27-10-03 Protests as Australia ships nuclear waste to France
Amid protests and under cover of darkness, Australia dispatched a load of used nuclear fuel to France early Monday in the first overseas shipment of Australian radioactive waste in two years.
A convoy of five trucks carrying 344 spent nuclear fuel rods crossed suburban Sydney under heavy police guard before dawn and loaded the waste aboard the French ship Fret Moselle, which quickly departed, officials said.
It was the first shipment of waste from Sydney's Lucas Heights nuclear reactor to reprocessing centers in France since January 2001.
Activists from the environmental group Greenpeace circled the Fret Moselle in inflatable boats to protest the shipment, but did not attempt to block the vessel, a spokesman for the group said.
"It was a bizarre event to be unfolding while most of Sydney slept," said Danny Kennedy.
"There were five large trucks with containers on the back of them, each of them containing caskets that hold the spent fuel rods from Lucas Heights," he said.
The convoy was protected by police and emergency vehicles, motorcycles and helicopters in a major security operation "probably bigger than anything Sydney's ever seen," Kennedy said.
The Fret Moselle left port shortly before dawn and Greenpeace said it was likely to spark further protests en route to France either through the Pacific or via the Indian Ocean.
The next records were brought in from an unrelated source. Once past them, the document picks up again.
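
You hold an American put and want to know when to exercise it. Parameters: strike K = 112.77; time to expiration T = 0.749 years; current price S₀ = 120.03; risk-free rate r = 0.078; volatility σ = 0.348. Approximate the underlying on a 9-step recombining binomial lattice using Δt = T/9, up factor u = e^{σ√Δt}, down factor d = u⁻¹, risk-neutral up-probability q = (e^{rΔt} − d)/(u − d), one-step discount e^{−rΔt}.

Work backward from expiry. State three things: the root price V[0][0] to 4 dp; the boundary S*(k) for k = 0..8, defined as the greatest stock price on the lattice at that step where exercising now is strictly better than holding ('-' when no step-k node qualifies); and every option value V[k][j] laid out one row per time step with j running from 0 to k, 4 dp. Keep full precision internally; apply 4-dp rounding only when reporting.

price = 8.4149
boundary = - - - - 80.3325 88.8159 80.3325 88.8159 98.1952
tree:
8.4149
12.3470 4.7041
17.6141 7.3900 2.1559
24.3360 11.3120 3.6758 0.7075
32.4375 16.7801 6.1464 1.3236 0.1182
40.1107 23.9541 10.0282 2.4553 0.2414 0.0000
47.0509 32.4375 15.8445 4.5081 0.4932 0.0000 0.0000
53.3282 40.1107 23.9541 8.1719 1.0076 0.0000 0.0000 0.0000
59.0059 47.0509 32.4375 14.5748 2.0583 0.0000 0.0000 0.0000 0.0000
64.1413 53.3282 40.1107 23.9541 4.2049 0.0000 0.0000 0.0000 0.0000 0.0000

Δt=0.08322  u=1.10560  d=0.90448  q=0.50730  discount=0.99353
step 9 (expiry): payoffs max(K−S,0) = 64.1413 53.3282 40.1107 23.9541 4.2049 0.0000 0.0000 0.0000 0.0000 0.0000
step 8: (k=8,j=0): S=53.7641, (K−S)⁺=59.0059, hold=58.2762 ⇒ V=59.0059 exercise | (k=8,j=1): S=65.7191, (K−S)⁺=47.0509, hold=46.3212 ⇒ V=47.0509 exercise | (k=8,j=2): S=80.3325, (K−S)⁺=32.4375, hold=31.7079 ⇒ V=32.4375 exercise | (k=8,j=3): S=98.1952, (K−S)⁺=14.5748, hold=13.8451 ⇒ V=14.5748 exercise | (k=8,j=4): S=120.0300, (K−S)⁺=0.0000, hold=2.0583 ⇒ V=2.0583 continue | (k=8,j=5): S=146.7199, (K−S)⁺=0.0000, hold=0.0000 ⇒ V=0.0000 continue | (k=8,j=6): S=179.3447, (K−S)⁺=0.0000, hold=0.0000 ⇒ V=0.0000 continue | (k=8,j=7): S=219.2239, (K−S)⁺=0.0000, hold=0.0000 ⇒ V=0.0000 continue | (k=8,j=8): S=267.9706, (K−S)⁺=0.0000, hold=0.0000 ⇒ V=0.0000 continue  boundary S*=98.1952
step 7: (k=7,j=0): S=59.4418, (K−S)⁺=53.3282, hold=52.5985 ⇒ V=53.3282 exercise | (k=7,j=1): S=72.6593, (K−S)⁺=40.1107, hold=39.3810 ⇒ V=40.1107 exercise | (k=7,j=2): S=88.8159, (K−S)⁺=23.9541, hold=23.2244 ⇒ V=23.9541 exercise | (k=7,j=3): S=108.5651, (K−S)⁺=4.2049, hold=8.1719 ⇒ V=8.1719 continue | (k=7,j=4): S=132.7057, (K−S)⁺=0.0000, hold=1.0076 ⇒ V=1.0076 continue | (k=7,j=5): S=162.2142, (K−S)⁺=0.0000, hold=0.0000 ⇒ V=0.0000 continue | (k=7,j=6): S=198.2842, (K−S)⁺=0.0000, hold=0.0000 ⇒ V=0.0000 continue | (k=7,j=7): S=242.3748, (K−S)⁺=0.0000, hold=0.0000 ⇒ V=0.0000 continue  boundary S*=88.8159
step 6: (k=6,j=0): S=65.7191, (K−S)⁺=47.0509, hold=46.3212 ⇒ V=47.0509 exercise | (k=6,j=1): S=80.3325, (K−S)⁺=32.4375, hold=31.7079 ⇒ V=32.4375 exercise | (k=6,j=2): S=98.1952, (K−S)⁺=14.5748, hold=15.8445 ⇒ V=15.8445 continue | (k=6,j=3): S=120.0300, (K−S)⁺=0.0000, hold=4.5081 ⇒ V=4.5081 continue | (k=6,j=4): S=146.7199, (K−S)⁺=0.0000, hold=0.4932 ⇒ V=0.4932 continue | (k=6,j=5): S=179.3447, (K−S)⁺=0.0000, hold=0.0000 ⇒ V=0.0000 continue | (k=6,j=6): S=219.2239, (K−S)⁺=0.0000, hold=0.0000 ⇒ V=0.0000 continue  boundary S*=80.3325
step 5: (k=5,j=0): S=72.6593, (K−S)⁺=40.1107, hold=39.3810 ⇒ V=40.1107 exercise | (k=5,j=1): S=88.8159, (K−S)⁺=23.9541, hold=23.8644 ⇒ V=23.9541 exercise | (k=5,j=2): S=108.5651, (K−S)⁺=4.2049, hold=10.0282 ⇒ V=10.0282 continue | (k=5,j=3): S=132.7057, (K−S)⁺=0.0000, hold=2.4553 ⇒ V=2.4553 continue | (k=5,j=4): S=162.2142, (K−S)⁺=0.0000, hold=0.2414 ⇒ V=0.2414 continue | (k=5,j=5): S=198.2842, (K−S)⁺=0.0000, hold=0.0000 ⇒ V=0.0000 continue  boundary S*=88.8159
step 4: (k=4,j=0): S=80.3325, (K−S)⁺=32.4375, hold=31.7079 ⇒ V=32.4375 exercise | (k=4,j=1): S=98.1952, (K−S)⁺=14.5748, hold=16.7801 ⇒ V=16.7801 continue | (k=4,j=2): S=120.0300, (K−S)⁺=0.0000, hold=6.1464 ⇒ V=6.1464 continue | (k=4,j=3): S=146.7199, (K−S)⁺=0.0000, hold=1.3236 ⇒ V=1.3236 continue | (k=4,j=4): S=179.3447, (K−S)⁺=0.0000, hold=0.1182 ⇒ V=0.1182 continue  boundary S*=80.3325
step 3: (k=3,j=0): S=88.8159, (K−S)⁺=23.9541, hold=24.3360 ⇒ V=24.3360 continue | (k=3,j=1): S=108.5651, (K−S)⁺=4.2049, hold=11.3120 ⇒ V=11.3120 continue | (k=3,j=2): S=132.7057, (K−S)⁺=0.0000, hold=3.6758 ⇒ V=3.6758 continue | (k=3,j=3): S=162.2142, (K−S)⁺=0.0000, hold=0.7075 ⇒ V=0.7075 continue  boundary S*=-
step 2: (k=2,j=0): S=98.1952, (K−S)⁺=14.5748, hold=17.6141 ⇒ V=17.6141 continue | (k=2,j=1): S=120.0300, (K−S)⁺=0.0000, hold=7.3900 ⇒ V=7.3900 continue | (k=2,j=2): S=146.7199, (K−S)⁺=0.0000, hold=2.1559 ⇒ V=2.1559 continue  boundary S*=-
step 1: (k=1,j=0): S=108.5651, (K−S)⁺=4.2049, hold=12.3470 ⇒ V=12.3470 continue | (k=1,j=1): S=132.7057, (K−S)⁺=0.0000, hold=4.7041 ⇒ V=4.7041 continue  boundary S*=-
step 0: (k=0,j=0): S=120.0300, (K−S)⁺=0.0000, hold=8.4149 ⇒ V=8.4149 continue  boundary S*=-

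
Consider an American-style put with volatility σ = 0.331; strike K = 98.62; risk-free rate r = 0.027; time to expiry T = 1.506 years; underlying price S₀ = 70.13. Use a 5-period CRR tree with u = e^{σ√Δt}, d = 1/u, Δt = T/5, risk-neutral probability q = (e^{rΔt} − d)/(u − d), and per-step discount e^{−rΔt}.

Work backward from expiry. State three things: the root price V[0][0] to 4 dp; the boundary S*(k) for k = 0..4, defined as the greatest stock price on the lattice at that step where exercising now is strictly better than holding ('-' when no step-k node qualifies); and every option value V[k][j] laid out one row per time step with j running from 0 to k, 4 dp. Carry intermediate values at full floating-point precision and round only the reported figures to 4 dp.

Δt=0.30120  u=1.19920  d=0.83389  q=0.47706  discount=0.99190
step 5 (expiry): payoffs max(K−S,0) = 70.3427 57.9547 40.1396 14.5198 0.0000 0.0000
step 4: (k=4,j=0): S=33.9102, (K−S)⁺=64.7098, hold=63.9110 ⇒ V=64.7098 exercise | (k=4,j=1): S=48.7660, (K−S)⁺=49.8540, hold=49.0552 ⇒ V=49.8540 exercise | (k=4,j=2): S=70.1300, (K−S)⁺=28.4900, hold=27.6912 ⇒ V=28.4900 exercise | (k=4,j=3): S=100.8533, (K−S)⁺=0.0000, hold=7.5315 ⇒ V=7.5315 continue | (k=4,j=4): S=145.0363, (K−S)⁺=0.0000, hold=0.0000 ⇒ V=0.0000 continue  boundary S*=70.1300
step 3: (k=3,j=0): S=40.6653, (K−S)⁺=57.9547, hold=57.1559 ⇒ V=57.9547 exercise | (k=3,j=1): S=58.4804, (K−S)⁺=40.1396, hold=39.3408 ⇒ V=40.1396 exercise | (k=3,j=2): S=84.1002, (K−S)⁺=14.5198, hold=18.3417 ⇒ V=18.3417 continue | (k=3,j=3): S=120.9438, (K−S)⁺=0.0000, hold=3.9066 ⇒ V=3.9066 continue  boundary S*=58.4804
step 2: (k=2,j=0): S=48.7660, (K−S)⁺=49.8540, hold=49.0552 ⇒ V=49.8540 exercise | (k=2,j=1): S=70.1300, (K−S)⁺=28.4900, hold=29.4998 ⇒ V=29.4998 continue | (k=2,j=2): S=100.8533, (K−S)⁺=0.0000, hold=11.3625 ⇒ V=11.3625 continue  boundary S*=48.7660
step 1: (k=1,j=0): S=58.4804, (K−S)⁺=40.1396, hold=39.8186 ⇒ V=40.1396 exercise | (k=1,j=1): S=84.1002, (K−S)⁺=14.5198, hold=20.6783 ⇒ V=20.6783 continue  boundary S*=58.4804
step 0: (k=0,j=0): S=70.1300, (K−S)⁺=28.4900, hold=30.6054 ⇒ V=30.6054 continue  boundary S*=-

price = 30.6054
boundary = - 58.4804 48.7660 58.4804 70.1300
tree:
30.6054
40.1396 20.6783
49.8540 29.4998 11.3625
57.9547 40.1396 18.3417 3.9066
64.7098 49.8540 28.4900 7.5315 0.0000
70.3427 57.9547 40.1396 14.5198 0.0000 0.0000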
Cogema, the French company taking delivery of the rods, said the shipment was expected to arrive at a reprocessing center in the French Atlantic town of La Hague in the first week of December.
Lucas Heights is Australia's only nuclear reactor and the government decided in 1997 to ship spent fuel rods from the research facility overseas for reprocessing by Cogema.
Under Australia's contract with Cogema, the French firm is to extract and retain enriched uranium and send intermediate-level radioactive waste back to Australia for long-term storage.
Greenpeace said due to technical problems in France, none of the spent fuel sent by Australia since 1997 has yet been reprocessed and Australian authorities have yet to develop a site to store returned waste.
The Australian Nuclear Science and Technology Organization (ANSTO), which manages Lucas Heights, said all necessary precautions had been taken to ensure the safety of Monday's shipment.
"This fuel that was transported had been in store waiting for transport for some time," said the organizations' executive director, Ron Cameron.
"The average age of that fuel was about 25 years old, so it's really quite old fuel," he said. "There is no risk to the Australian public."
In a statement, ANSTO said that the route of the Fret Moselle would not be published "in accordance with Australia's obligations under international conventions for the protection of the public and the safeguarding of nuclear materials."
Kennedy said there was unprecedented security surrounding the nuclear waste convoy and Port Botany, where the Fret Moselle docked just after midnight.
"There were 10 police launches protecting the vessel, including fast inflatable vessels with guys in black helmets and night-vision goggles ... racing around the water," he said.
"It is an obscene abuse of the public purse," he said.